A discussão sobre a censura ao comercial da cerveja Devassa protagonizado pela grã-fina Paris Hilton ficou mais tempo em cartaz do que o próprio clipe.
É bom que seja assim, porque a suspensão da propaganda foi uma empulhação. Embora oficialmente sancionada pela Secretaria Especial de Políticas para as Mulheres (SEPM), do governo federal, quem orquestrou, badalou e lucrou com a proibição foi o Conar (Conselho Nacional de Auto-Regulamentação Publicitária), entidade privada, sustentada pela mídia, sobretudo mídia eletrônica.
No caderno ‘Mais!’ da Folha de S.Paulo (domingo, 7/3), o filósofo Renato Janine Ribeiro radiografou o episódio com precisão. A SEPM não poderia recusar o apoio a uma medida contra a exploração da mulher como objeto sexual. Se o fizesse estaria na contramão dos argumentos que justificaram a sua criação.
Interesses precisos
A peça publicitária não é mais devassa, nem mais agressiva, nem mais pornográfica do que dezenas de outras que jamais provocaram qualquer reação dos zelosos defensores da moral.
O comercial de Paris Hilton foi o pretexto para valorizar o conceito de auto-regulação no momento em que começou a esquentar a discussão sobre ‘controle público’ da comunicação. Convém lembrar da onda tardiamente montada para combater o 3º Programa Nacional dos Direitos Humanos que, como os dois anteriores lançados nos dois mandatos de Fernando Henrique Cardoso, ousou classificar a baixaria televisiva como atentado aos direitos humanos.
Não cabe ao Conar discutir a qualidade da programação das concessões públicas de radiodifusão, seu negócio é cuidar do conteúdo da propaganda. Mas o Conar tem sido cada vez mais lembrado como modelo bem sucedido de controle de qualidade.

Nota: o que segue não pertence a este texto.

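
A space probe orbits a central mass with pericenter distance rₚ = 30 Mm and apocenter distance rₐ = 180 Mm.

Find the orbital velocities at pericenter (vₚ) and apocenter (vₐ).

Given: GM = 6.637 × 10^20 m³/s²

Convert to SI: rₚ = 30 Mm = 3e+07 m; rₐ = 180 Mm = 1.8e+08 m.
Use the vis-viva equation v² = GM(2/r − 1/a) with a = (rₚ + rₐ)/2 = (3e+07 + 1.8e+08)/2 = 1.05e+08 m.
vₚ = √(GM · (2/rₚ − 1/a)) = √(6.637e+20 · (2/3e+07 − 1/1.05e+08)) m/s ≈ 6.158e+06 m/s = 6158 km/s.
vₐ = √(GM · (2/rₐ − 1/a)) = √(6.637e+20 · (2/1.8e+08 − 1/1.05e+08)) m/s ≈ 1.026e+06 m/s = 1026 km/s.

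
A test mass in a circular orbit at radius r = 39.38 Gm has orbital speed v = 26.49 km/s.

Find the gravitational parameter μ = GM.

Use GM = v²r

Convert to SI: r = 39.38 Gm = 3.938e+10 m; v = 26.49 km/s = 26490 m/s.
For a circular orbit v² = GM/r, so GM = v² · r.
GM = (26490)² · 3.938e+10 m³/s² ≈ 2.763e+19 m³/s² = 2.763 × 10^19 m³/s².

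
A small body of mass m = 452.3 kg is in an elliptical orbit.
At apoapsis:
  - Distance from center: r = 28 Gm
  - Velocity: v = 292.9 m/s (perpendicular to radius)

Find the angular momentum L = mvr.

Convert to SI: r = 28 Gm = 2.8e+10 m.
Since v is perpendicular to r, L = m · v · r.
L = 452.3 · 292.9 · 2.8e+10 kg·m²/s ≈ 3.709e+15 kg·m²/s.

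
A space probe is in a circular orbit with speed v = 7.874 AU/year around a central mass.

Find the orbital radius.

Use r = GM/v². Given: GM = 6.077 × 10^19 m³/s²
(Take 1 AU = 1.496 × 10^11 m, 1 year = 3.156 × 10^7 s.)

Convert to SI: v = 7.874 AU/year = 37324.2 m/s.
For a circular orbit, v² = GM / r, so r = GM / v².
r = 6.077e+19 / (37324.2)² m ≈ 4.362e+10 m = 0.2916 AU.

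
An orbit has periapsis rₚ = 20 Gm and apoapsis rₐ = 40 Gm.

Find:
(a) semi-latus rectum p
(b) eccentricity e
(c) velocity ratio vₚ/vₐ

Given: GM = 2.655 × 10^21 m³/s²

Convert to SI: rₚ = 20 Gm = 2e+10 m; rₐ = 40 Gm = 4e+10 m.
(a) From a = (rₚ + rₐ)/2 = 3e+10 m and e = (rₐ − rₚ)/(rₐ + rₚ) = 0.333333, p = a(1 − e²) = 3e+10 · (1 − (0.333333)²) ≈ 2.667e+10 m
(b) e = (rₐ − rₚ)/(rₐ + rₚ) = (4e+10 − 2e+10)/(4e+10 + 2e+10) ≈ 0.3333
(c) Conservation of angular momentum (rₚvₚ = rₐvₐ) gives vₚ/vₐ = rₐ/rₚ = 4e+10/2e+10 ≈ 2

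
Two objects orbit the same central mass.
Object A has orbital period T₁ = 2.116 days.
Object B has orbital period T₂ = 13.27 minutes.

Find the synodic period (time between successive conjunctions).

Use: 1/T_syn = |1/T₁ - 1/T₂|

Convert to SI: T₁ = 2.116 days = 182822 s; T₂ = 13.27 minutes = 796.2 s.
T_syn = |T₁ · T₂ / (T₁ − T₂)|.
T_syn = |182822 · 796.2 / (182822 − 796.2)| s ≈ 799.7 s = 13.33 minutes.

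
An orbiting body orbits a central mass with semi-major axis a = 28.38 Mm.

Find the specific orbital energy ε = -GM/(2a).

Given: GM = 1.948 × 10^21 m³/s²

Convert to SI: a = 28.38 Mm = 2.838e+07 m.
ε = −GM / (2a).
ε = −1.948e+21 / (2 · 2.838e+07) J/kg ≈ -3.432e+13 J/kg = -3.432e+04 GJ/kg.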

É bom que se registre que o Conar tem sido leniente em matéria de propaganda enganosa. Raramente estrila, geralmente condescende com o mercado. A entidade tem funcionado mais como lobby em defesa dos grandes segmentos anunciantes do que como um mediador entre interesses divergentes.
Rigor inócuo
As investidas do Conar contra a decisão da Agência Nacional de Vigilância Sanitária (Anvisa) de proibir a venda de remédios nas gôndolas das farmácias sob a alegação de que o consumidor não pode ser ‘tutelado’ pelo farmacêutico é pueril e impertinente: nada tem a ver com publicidade e, por outro lado, ignora os perigos da automedicação e, sobretudo, das superdosagens.
Registre-se ainda que a auto-regulação é, em si, um conceito avançado. Uma sociedade capaz de criar poderes e contrapoderes é organicamente democrática. Mas as medidas adotadas pelas corporações auto-reguladas devem ter real significado para os demais segmentos da sociedade.
O rigor contra o comercial da Devassa é inócuo, tem algo farisaico. E deixa evidente a manobra de ‘vender’ a auto-regulação como panacéia para impasses que nos EUA geralmente são resolvidos por agencias reguladoras propriamente ditas, como a Federal Communications Commission (FCC).